Expanded unemployment benefits — The CARE Act provides $250 billion for extended unemployment insurance, expands eligibility and provides workers with an additional $600 per week for four months, in addition to what state programs pay. Unemployment benefits will also be extended through Dec. 31 for eligible workers. And the provisions also cover the self-employed, independent contractors and “gig economy” workers.

These benefits can provide a lifeline to many workers, the financial advisors say. And they may be able to help people avoid liquidating some long-term investments earmarked for retirement just to meet their daily cash flow needs.

No penalty on early withdrawals — Typically, individuals must pay a 10% penalty on early withdrawals from IRAs, 401(k)s and similar retirement accounts. Under the CARES Act, this penalty will be waived for individuals who qualify for COVID-19 relief for distributions up to $100,000 in aggregate from IRAs and plans that allow COVID-19 distributions. Withdrawals will still be taxable, but the taxes can be spread out over three years.

Waiving the 10% penalty is a positive move during times like this, the financial advisors say, but they advise clients that to look at other sources first, because IRAs and 401(k)s are long-term vehicles designed to help support people during their retirement years.

Suspension of required withdrawals — Owners of traditional IRAs and 401(k)s are usually required to start taking withdrawals from these accounts once they reach 72. The CARES Act waives these required minimum distributions for 2020.

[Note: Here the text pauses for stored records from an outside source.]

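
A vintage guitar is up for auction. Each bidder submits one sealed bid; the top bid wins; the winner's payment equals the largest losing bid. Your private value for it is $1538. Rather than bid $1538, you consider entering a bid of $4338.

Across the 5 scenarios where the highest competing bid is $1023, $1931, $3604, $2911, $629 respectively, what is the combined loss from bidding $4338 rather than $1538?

The deviation costs you only when the competing bid falls strictly between $1538 and $4338; elsewhere both bids give the same outcome.
$1023: outcomes coincide → loss $0.
$1931: truthful payoff $0, deviation payoff −$393 → loss $393.
$3604: truthful payoff $0, deviation payoff −$2066 → loss $2066.
$2911: truthful payoff $0, deviation payoff −$1373 → loss $1373.
$629: outcomes coincide → loss $0.
Total loss = $393 + $2066 + $1373 = $3832.
Because the price is fixed by the runner-up's bid, deviating from your value can only change a good outcome into a bad one — never the reverse.

$3832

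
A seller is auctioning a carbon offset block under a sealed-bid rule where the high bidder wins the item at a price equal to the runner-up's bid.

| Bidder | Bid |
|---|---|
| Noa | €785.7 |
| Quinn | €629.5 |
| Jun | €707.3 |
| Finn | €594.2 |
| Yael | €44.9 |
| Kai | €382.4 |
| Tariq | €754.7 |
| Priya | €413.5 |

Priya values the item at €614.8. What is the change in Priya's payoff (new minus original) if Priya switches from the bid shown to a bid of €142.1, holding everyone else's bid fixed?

The highest bid among the other bidders is €785.7; Priya's bid doesn't change that.
Original bid €413.5: Priya is not highest (top rival bid is €785.7); payoff €0.
Alternative bid €142.1: Priya is not highest (top rival bid is €785.7); payoff €0.
Change in payoff = €0 − (€0) = €0.

€0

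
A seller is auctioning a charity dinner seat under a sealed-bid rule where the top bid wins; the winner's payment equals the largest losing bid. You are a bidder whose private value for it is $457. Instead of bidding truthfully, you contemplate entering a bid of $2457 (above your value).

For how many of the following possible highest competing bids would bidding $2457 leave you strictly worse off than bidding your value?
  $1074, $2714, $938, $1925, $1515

4

The deviation hurts exactly when the highest competing bid lies strictly between $457 and $2457 — overbidding then wins at a price above your value.
$1074: inside the interval → strictly worse (loss $617).
$2714: above both → same outcome either way.
$938: inside the interval → strictly worse (loss $481).
$1925: inside the interval → strictly worse (loss $1468).
$1515: inside the interval → strictly worse (loss $1058).
Count: 4.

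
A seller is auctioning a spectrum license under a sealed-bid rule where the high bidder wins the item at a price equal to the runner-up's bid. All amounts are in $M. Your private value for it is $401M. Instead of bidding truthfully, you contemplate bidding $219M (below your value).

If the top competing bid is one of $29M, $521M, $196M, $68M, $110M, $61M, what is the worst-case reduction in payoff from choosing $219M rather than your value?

$29M: same outcome either way → loss $0M.
$521M: same outcome either way → loss $0M.
$196M: same outcome either way → loss $0M.
$68M: same outcome either way → loss $0M.
$110M: same outcome either way → loss $0M.
$61M: same outcome either way → loss $0M.
Maximum loss: $0M.

$0M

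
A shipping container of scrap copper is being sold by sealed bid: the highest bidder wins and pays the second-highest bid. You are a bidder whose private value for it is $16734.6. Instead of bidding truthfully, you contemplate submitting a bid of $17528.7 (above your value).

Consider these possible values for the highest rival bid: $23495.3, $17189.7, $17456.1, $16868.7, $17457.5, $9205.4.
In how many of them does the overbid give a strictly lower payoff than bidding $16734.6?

The deviation hurts exactly when the highest competing bid lies strictly between $16734.6 and $17528.7 — overbidding then wins at a price above your value.
$23495.3: above both → same outcome either way.
$17189.7: inside the interval → strictly worse (loss $455.1).
$17456.1: inside the interval → strictly worse (loss $721.5).
$16868.7: inside the interval → strictly worse (loss $134.1).
$17457.5: inside the interval → strictly worse (loss $722.9).
$9205.4: below both → same outcome either way.
Count: 4.

4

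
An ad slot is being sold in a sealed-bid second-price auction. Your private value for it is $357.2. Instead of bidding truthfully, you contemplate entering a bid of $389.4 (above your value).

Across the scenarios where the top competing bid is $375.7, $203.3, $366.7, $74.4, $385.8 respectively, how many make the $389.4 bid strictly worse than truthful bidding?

3

The deviation hurts exactly when the highest competing bid lies strictly between $357.2 and $389.4 — overbidding then wins at a price above your value.
$375.7: inside the interval → strictly worse (loss $18.5).
$203.3: below both → same outcome either way.
$366.7: inside the interval → strictly worse (loss $9.5).
$74.4: below both → same outcome either way.
$385.8: inside the interval → strictly worse (loss $28.6).
Count: 3.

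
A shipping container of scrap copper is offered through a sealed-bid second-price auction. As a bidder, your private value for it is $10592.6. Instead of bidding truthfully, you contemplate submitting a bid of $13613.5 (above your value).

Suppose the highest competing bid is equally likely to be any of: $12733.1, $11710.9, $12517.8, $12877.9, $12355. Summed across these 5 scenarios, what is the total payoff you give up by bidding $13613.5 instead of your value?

$9231.7

The deviation costs you only when the competing bid falls strictly between $10592.6 and $13613.5; elsewhere both bids give the same outcome.
$12733.1: truthful payoff $0, deviation payoff −$2140.5 → loss $2140.5.
$11710.9: truthful payoff $0, deviation payoff −$1118.3 → loss $1118.3.
$12517.8: truthful payoff $0, deviation payoff −$1925.2 → loss $1925.2.
$12877.9: truthful payoff $0, deviation payoff −$2285.3 → loss $2285.3.
$12355: truthful payoff $0, deviation payoff −$1762.4 → loss $1762.4.
Total loss = $2140.5 + $1118.3 + $1925.2 + $2285.3 + $1762.4 = $9231.7.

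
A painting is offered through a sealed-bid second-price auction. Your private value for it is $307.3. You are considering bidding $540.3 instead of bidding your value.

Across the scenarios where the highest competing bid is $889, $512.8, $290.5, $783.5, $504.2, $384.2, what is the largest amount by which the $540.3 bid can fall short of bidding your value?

$889: same outcome either way → loss $0.
$512.8: truthful gives $0, deviation gives −$205.5 → loss $205.5.
$290.5: same outcome either way → loss $0.
$783.5: same outcome either way → loss $0.
$504.2: truthful gives $0, deviation gives −$196.9 → loss $196.9.
$384.2: truthful gives $0, deviation gives −$76.9 → loss $76.9.
Maximum loss: $205.5.

$205.5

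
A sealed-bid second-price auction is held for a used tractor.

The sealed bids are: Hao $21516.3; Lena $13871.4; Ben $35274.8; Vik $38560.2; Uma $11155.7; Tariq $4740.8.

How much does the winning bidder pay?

$35274.8

Highest bid: Vik at $38560.2, so Vik wins.
Second-highest bid: Ben at $35274.8 — that is the price the winner pays.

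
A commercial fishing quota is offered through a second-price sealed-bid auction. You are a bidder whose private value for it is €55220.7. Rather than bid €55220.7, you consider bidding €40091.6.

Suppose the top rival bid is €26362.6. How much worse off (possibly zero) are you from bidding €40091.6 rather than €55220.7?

Bidding your value €55220.7: you win (since €55220.7 > €26362.6) and pay €26362.6. Payoff €28858.1.
Bidding €40091.6: you win and pay €26362.6. Payoff €55220.7 − €26362.6 = €28858.1.
Difference = €28858.1 − €28858.1 = €0; both bids lead to the same outcome because the competing bid is below both your value and your alternative bid.
Truthful bidding weakly dominates here: raising your bid can only win items priced above your value, and lowering it can only forfeit items priced below.

€0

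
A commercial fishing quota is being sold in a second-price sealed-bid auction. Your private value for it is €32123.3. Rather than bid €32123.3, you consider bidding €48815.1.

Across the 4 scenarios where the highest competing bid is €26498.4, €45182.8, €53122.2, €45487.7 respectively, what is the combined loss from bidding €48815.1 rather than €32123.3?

€26423.9

The deviation costs you only when the competing bid falls strictly between €32123.3 and €48815.1; elsewhere both bids give the same outcome.
€26498.4: outcomes coincide → loss €0.
€45182.8: truthful payoff €0, deviation payoff −€13059.5 → loss €13059.5.
€53122.2: outcomes coincide → loss €0.
€45487.7: truthful payoff €0, deviation payoff −€13364.4 → loss €13364.4.
Total loss = €13059.5 + €13364.4 = €26423.9.
In a second-price auction your bid sets only whether you win, not what you pay, so bidding your true value is weakly dominant.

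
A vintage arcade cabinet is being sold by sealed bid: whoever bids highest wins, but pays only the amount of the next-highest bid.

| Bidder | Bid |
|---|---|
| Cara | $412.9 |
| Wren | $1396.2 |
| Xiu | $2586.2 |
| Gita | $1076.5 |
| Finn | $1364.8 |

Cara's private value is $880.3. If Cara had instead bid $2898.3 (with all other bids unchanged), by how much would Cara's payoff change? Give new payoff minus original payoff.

The highest bid among the other bidders is $2586.2; Cara's bid doesn't change that.
Original bid $412.9: Cara is not highest (top rival bid is $2586.2); payoff $0.
Alternative bid $2898.3: Cara is highest, pays the top rival bid $2586.2; payoff $880.3 − $2586.2 = −$1705.9.
Change in payoff = −$1705.9 − ($0) = −$1705.9.

−$1705.9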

Of course, if people need the money, they can still tap into these funds. But, if not, this provision gives the money even more time to grow on a tax-deferred basis.

Increase in retirement plan loan limit — 401(k) investors who qualify for COVID-19 relief can now borrow up to $100,000 from their accounts, up from $50,000, provided their plan allows loans.

The financial advisors recommend that investors exhaust some of the other provisions associated with the CARES Act first, such as mortgage and student loan relief, or using the direct payment to bridge the gap on current expenses before taking a distribution or loan from your retirement account. If you decide to take a withdrawal or loan, Edward Jones recommends you work with your financial advisor to consider developing strategies to recontribute/pay back these funds over time to reduce any long-term impact to your retirement goals.

Another key part of the CARES Act provides $349 billion to help small businesses — those with fewer than 500 employees — retain workers and avoid closing up shop. A significant part of this small-business relief is the Paycheck Protection Program. This initiative provides federally guaranteed loans to small businesses that maintain their payroll during this emergency. Significantly, these loans may be forgiven if borrowers use the loans for payroll and other essential business expenses (such as mortgage interest, rent and utilities) and maintain their payroll during the crisis.

Ultimately, the CARES Act may be seen as another steppingstone on the road back to recovery, from a financial standpoint.

While there’s still major challenges ahead, the financial advisors say its encouraging to see lawmakers coming together to offer some concrete steps to provide relief to investors and business owners.